Re: [PATCH 04/18] dax: Introduce IOMAP_DAX_COW to CoW edges during writes

Jan Kara <jack@xxxxxxx> · Wed, 29 May 2019 15:46:29 +0200

On Wed 29-05-19 14:46:58, Dave Chinner wrote:
> On Tue, May 28, 2019 at 09:07:19PM -0700, Darrick J. Wong wrote:
> > On Wed, May 29, 2019 at 12:02:40PM +0800, Shiyang Ruan wrote:
> > > On 5/29/19 10:47 AM, Dave Chinner wrote:
> > > > On Wed, May 29, 2019 at 10:01:58AM +0800, Shiyang Ruan wrote:
> > > > > On 5/28/19 5:17 PM, Jan Kara wrote:
> > > > > > I'm sorry but I don't follow what you suggest. One COW operation is a call
> > > > > > to dax_iomap_rw(), isn't it? That may call iomap_apply() several times,
> > > > > > each invocation calls ->iomap_begin(), ->actor() (dax_iomap_actor()),
> > > > > > ->iomap_end() once. So I don't see a difference between doing something in
> > > > > > ->actor() and ->iomap_end() (besides the passed arguments but that does not
> > > > > > seem to be your concern).
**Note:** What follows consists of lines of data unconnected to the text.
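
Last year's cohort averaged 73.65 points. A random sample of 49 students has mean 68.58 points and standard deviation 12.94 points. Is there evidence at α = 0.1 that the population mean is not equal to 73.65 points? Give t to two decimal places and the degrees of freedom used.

H0: μ = 73.65; H1: μ ≠ 73.65 (one-sample t-test, two-sided).
t = (x̄ − μ₀)/(s/√n) = (68.58 − 73.65)/(12.94/√49) = -2.74
df = n − 1 = 48
Two-sided p-value ≈ 0.0085
Since p ≈ 0.0085 < α = 0.1, reject H0; the data support H1.

t = -2.74, df = 48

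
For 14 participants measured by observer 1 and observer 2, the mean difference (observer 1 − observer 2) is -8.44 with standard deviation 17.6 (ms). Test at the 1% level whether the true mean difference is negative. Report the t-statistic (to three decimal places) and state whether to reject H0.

H0: μ_d = 0; H1: μ_d < 0 (paired t-test on the differences, left-tailed).
t = d̄/(s_d/√n) = -8.44/(17.6/√14) = -1.794
df = n − 1 = 13
p-value = P(T ≤ -1.794) ≈ 0.048
Since p ≈ 0.048 > α = 0.01, fail to reject H0; the evidence is not statistically significant.

t = -1.794; fail to reject H0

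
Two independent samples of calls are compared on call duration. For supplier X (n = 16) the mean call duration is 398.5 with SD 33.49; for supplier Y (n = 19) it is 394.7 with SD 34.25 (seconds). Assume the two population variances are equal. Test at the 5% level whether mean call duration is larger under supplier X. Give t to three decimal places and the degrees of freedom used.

t = 0.330, df = 33

Let group 1 = supplier X, group 2 = supplier Y. H0: μ_1 = μ_2; H1: μ_1 > μ_2 (two-sample pooled-variance t-test, right-tailed).
s_p² = [(16−1)·33.49² + (19−1)·34.25²]/(16+19−2) = 1149.66
t = (398.5 − 394.7)/√[1149.66·(1/16 + 1/19)] = 0.330
df = n₁ + n₂ − 2 = 33
p-value = P(T ≥ 0.330) ≈ 0.372
Since p ≈ 0.372 > α = 0.05, fail to reject H0; the data do not provide sufficient evidence against H0.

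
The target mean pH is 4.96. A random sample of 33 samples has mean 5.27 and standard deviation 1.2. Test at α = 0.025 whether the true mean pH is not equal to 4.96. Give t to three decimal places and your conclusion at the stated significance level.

t = 1.484; fail to reject H0

H0: μ = 4.96; H1: μ ≠ 4.96 (one-sample t-test, two-sided).
t = (x̄ − μ₀)/(s/√n) = (5.27 − 4.96)/(1.2/√33) = 1.484
df = n − 1 = 32
Two-sided p-value ≈ 0.1476
Since p ≈ 0.1476 > α = 0.025, fail to reject H0; the data do not provide sufficient evidence against H0.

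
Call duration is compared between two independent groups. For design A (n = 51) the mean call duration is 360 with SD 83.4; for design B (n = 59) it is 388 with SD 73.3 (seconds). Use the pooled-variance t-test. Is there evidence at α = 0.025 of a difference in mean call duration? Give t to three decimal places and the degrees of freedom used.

Let group 1 = design A, group 2 = design B. H0: μ_1 = μ_2; H1: μ_1 ≠ μ_2 (two-sample pooled-variance t-test, two-sided).
s_p² = [(51−1)·83.4² + (59−1)·73.3²]/(51+59−2) = 6105.61
t = (360 − 388)/√[6105.61·(1/51 + 1/59)] = -1.874
df = n₁ + n₂ − 2 = 108
Two-sided p-value ≈ 0.0636
Since p ≈ 0.0636 > α = 0.025, fail to reject H0; the evidence is not statistically significant.

t = -1.874, df = 108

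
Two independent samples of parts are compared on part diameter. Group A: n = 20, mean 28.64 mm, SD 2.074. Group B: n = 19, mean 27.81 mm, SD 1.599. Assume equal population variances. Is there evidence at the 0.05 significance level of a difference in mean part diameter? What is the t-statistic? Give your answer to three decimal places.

1.394

Let group 1 = group A, group 2 = group B. H0: μ_1 = μ_2; H1: μ_1 ≠ μ_2 (two-sample pooled-variance t-test, two-sided).
s_p² = [(20−1)·2.074² + (19−1)·1.599²]/(20+19−2) = 3.45272
t = (28.64 − 27.81)/√[3.45272·(1/20 + 1/19)] = 1.394
df = n₁ + n₂ − 2 = 37
Two-sided p-value ≈ 0.1715
Since p ≈ 0.1715 > α = 0.05, fail to reject H0; the evidence is not statistically significant.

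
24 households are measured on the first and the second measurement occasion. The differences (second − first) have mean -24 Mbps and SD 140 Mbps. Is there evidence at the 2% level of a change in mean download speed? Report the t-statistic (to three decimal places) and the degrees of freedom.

H0: μ_d = 0; H1: μ_d ≠ 0 (paired t-test on the differences, two-sided).
t = d̄/(s_d/√n) = -24/(140/√24) = -0.840
df = n − 1 = 23
Two-sided p-value ≈ 0.4097
Since p ≈ 0.4097 > α = 0.02, fail to reject H0; the evidence is not statistically significant.

t = -0.840, df = 23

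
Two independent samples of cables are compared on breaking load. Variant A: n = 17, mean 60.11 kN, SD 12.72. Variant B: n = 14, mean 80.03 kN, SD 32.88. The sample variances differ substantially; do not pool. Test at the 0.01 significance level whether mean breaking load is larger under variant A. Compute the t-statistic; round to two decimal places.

Let group 1 = variant A, group 2 = variant B. H0: μ_1 = μ_2; H1: μ_1 > μ_2 (Welch's two-sample t-test, right-tailed).
t = (x̄_1 − x̄_2)/√(s_1²/n_1 + s_2²/n_2) = (60.11 − 80.03)/√(12.72²/17 + 32.88²/14) = -2.14
Welch–Satterthwaite df ≈ 16.20
p-value = P(T ≥ -2.14) ≈ 0.9760
Since p ≈ 0.9760 > α = 0.01, fail to reject H0; the data do not provide sufficient evidence against H0.

-2.14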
So what do you exactly want to do?
> > > > > 
> > > > > Hi Jan,
> > > > > 
> > > > > Thanks for pointing out, and I'm sorry for my mistake.  It's
> > > > > ->dax_iomap_rw(), not ->dax_iomap_actor().
> > > > > 
> > > > > I want to call the callback function at the end of ->dax_iomap_rw().
> > > > > 
> > > > > Like this:
> > > > > dax_iomap_rw(..., callback) {
> > > > > 
> > > > >      ...
> > > > >      while (...) {
> > > > >          iomap_apply(...);
> > > > >      }
> > > > > 
> > > > >      if (callback != null) {
> > > > >          callback();
> > > > >      }
> > > > >      return ...;
> > > > > }
> > > > 
> > > > Why does this need to be in dax_iomap_rw()?
> > > > 
> > > > We already do post-dax_iomap_rw() "io-end callbacks" directly in
> > > > xfs_file_dax_write() to update the file size....
> > > 
> > > Yes, but we also need to call ->xfs_reflink_end_cow() after a COW operation.
> > > And an is-cow flag(from iomap) is also needed to determine if we call it.  I
> > > think it would be better to put this into ->dax_iomap_rw() as a callback
> > > function.
> > 
> > Sort of like how iomap_dio_rw takes a write endio function?
> 
> You mean like we originally had in the DAX code for unwritten
> extents?
> 
> But we got rid of that because performance of unwritten extents was
> absolutely woeful - it's cheaper in terms of CPU cost to do up front
> zeroing (i.e. inside ->iomap_begin) than it is to use unwritten
> extents and convert them to protect against stale data exposure.
> 
> I have a feeling that exactly the same thing is true for CoW - the
> hoops we jump through to do COW fork manipulation and then extent
> movement between the COW fork and the data fork on IO completion
> would be better done before we commit the COW extent allocation.
> 
> In which case, what we actually want for DAX is:
> 
> 
>  iomap_apply()
> 
>  	->iomap_begin()
> 		map old data extent that we copy from
> 
> 		allocate new data extent we copy to in data fork,
> 		immediately replacing old data extent
> 
> 		return transaction handle as private data
> 
> 	dax_iomap_actor()
> 		copies data from old extent to new extent
> 
> 	->iomap_end
> 		commits transaction now data has been copied, making
> 		the COW operation atomic with the data copy.
> 
> 
> This, in fact, should be how we do all DAX writes that require
> allocation, because then we get rid of the need to zero newly
> allocated or unwritten extents before we copy the data into it. i.e.
> we only need to write once to newly allocated storage rather than
> twice.

You need to be careful though. You need to synchronize with page faults so
that they cannot see and expose in page tables blocks you've allocated
before their contents is filled. This race was actually the strongest
motivation for pre-zeroing of blocks. OTOH copy_from_iter() in
dax_iomap_actor() needs to be able to fault pages to copy from (and these
pages may be from the same file you're writing to) so you cannot just block
faulting for the file through I_MMAP_LOCK.

								Honza
-- 
Jan Kara <jack@xxxxxxxx>
SUSE Labs, CR